All these elements add up to the equivalent of an e-commerce tax. And the real shock comes when companies see just how high this tax can be—upwards of 13.3 percent by Bartley’s estimates. That amounts to $2.6 million per year on $20 million in sales.
To uncover the hidden costs of the e-commerce tax, it’s wise to assign the procurement team to do an independent evaluation of the e-commerce function. Procurement professionals know how to link costs to services, locate hidden spend and build a complete price picture.
Hidden costs continue: customer experience is the solution
However an organization calculates its e-commerce tax, some costs will remain all or partly undiscovered. Underperforming e-commerce platforms are fraught with opportunity costs, the value of which can be nearly impossible to estimate.
For example, what does a customer do when they type in the address and the website is down? What do they do when a glitch in the shopping cart won’t let them finish checkout? How do customers respond when a business’s website doesn’t look professional or secure? The answer to each question is the same: the customer leaves and shops somewhere else. The value of lost sales and the value of the stories people tell their friends and colleagues about their experiences are incalculable.
Today, customers expect an Amazon-level shopping experience everywhere they do business.

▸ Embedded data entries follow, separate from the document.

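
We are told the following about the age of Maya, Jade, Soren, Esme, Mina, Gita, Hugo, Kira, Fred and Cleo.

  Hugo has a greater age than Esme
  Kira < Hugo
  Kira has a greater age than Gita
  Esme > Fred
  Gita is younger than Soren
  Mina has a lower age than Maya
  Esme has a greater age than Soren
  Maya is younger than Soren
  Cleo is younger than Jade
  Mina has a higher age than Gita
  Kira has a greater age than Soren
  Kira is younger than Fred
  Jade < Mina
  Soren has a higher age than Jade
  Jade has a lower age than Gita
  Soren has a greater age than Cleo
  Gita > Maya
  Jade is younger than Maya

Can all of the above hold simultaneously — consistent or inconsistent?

We have Maya < Gita stated directly, yet also Gita < Mina < Maya by chaining the others — so Gita < Maya. Contradiction.

inconsistent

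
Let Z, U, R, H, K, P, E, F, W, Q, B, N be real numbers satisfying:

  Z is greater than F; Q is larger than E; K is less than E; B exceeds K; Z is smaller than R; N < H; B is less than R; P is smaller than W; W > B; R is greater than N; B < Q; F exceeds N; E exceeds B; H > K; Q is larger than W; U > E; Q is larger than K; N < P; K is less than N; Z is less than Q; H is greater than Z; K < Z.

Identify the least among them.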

They expect seamless multi-channel shopping; up-to-date and detailed product information; simple and convenient payment processes and fast, free shipping. Businesses that don’t meet — or exceed — these expectations will lose customers to better-positioned competitors.
With that in mind, the role of e-commerce emerges as critical to the customer experience. It’s now central to the expectations that businesses have to match, and if the technology to do so isn’t in place, it needs to be implemented. But many companies don’t know their options when it comes to replatforming. There are alternatives: not every solution has to be a wholesale reinvention of the tech stack.
Replatforming alternatives help solve for e-commerce tax and opportunity costs
Though many companies aren’t satisfied with their current e-commerce platforms in terms of both cost and functionality, few are willing to take on the risk of a full “rip and replace” replatforming project. These projects can take 12 to 18 months and tend to be risky and expensive.
Many companies are now looking at replatforming alternatives.
By using a non-traditional, top-down approach, modular e-commerce solutions evolve platforms gradually without causing costly downtime. Instead of starting from scratch and rebuilding from the bottom up, modular replatforming is done in pieces, with each piece being integrated on top of the existing platform. This gives businesses the flexibility to focus first on immediately improving the customer experience while gradually updating and enhancing the rest of their processes as needed over time.
Simple and cost-effective modular SaaS platforms help eliminate or reduce many of the high-ticket line item costs associated with legacy e-commerce solutions. The use of common and accessible programming languages like JavaScript makes them simpler to customize and less expensive to maintain.
The results are clear. Using modular platforms can create up to a 70 percent reduction in total costs, effectively reducing the e-commerce tax to about four percent. Lower costs and better functionality ultimately mean more satisfied customers and a larger bottom line.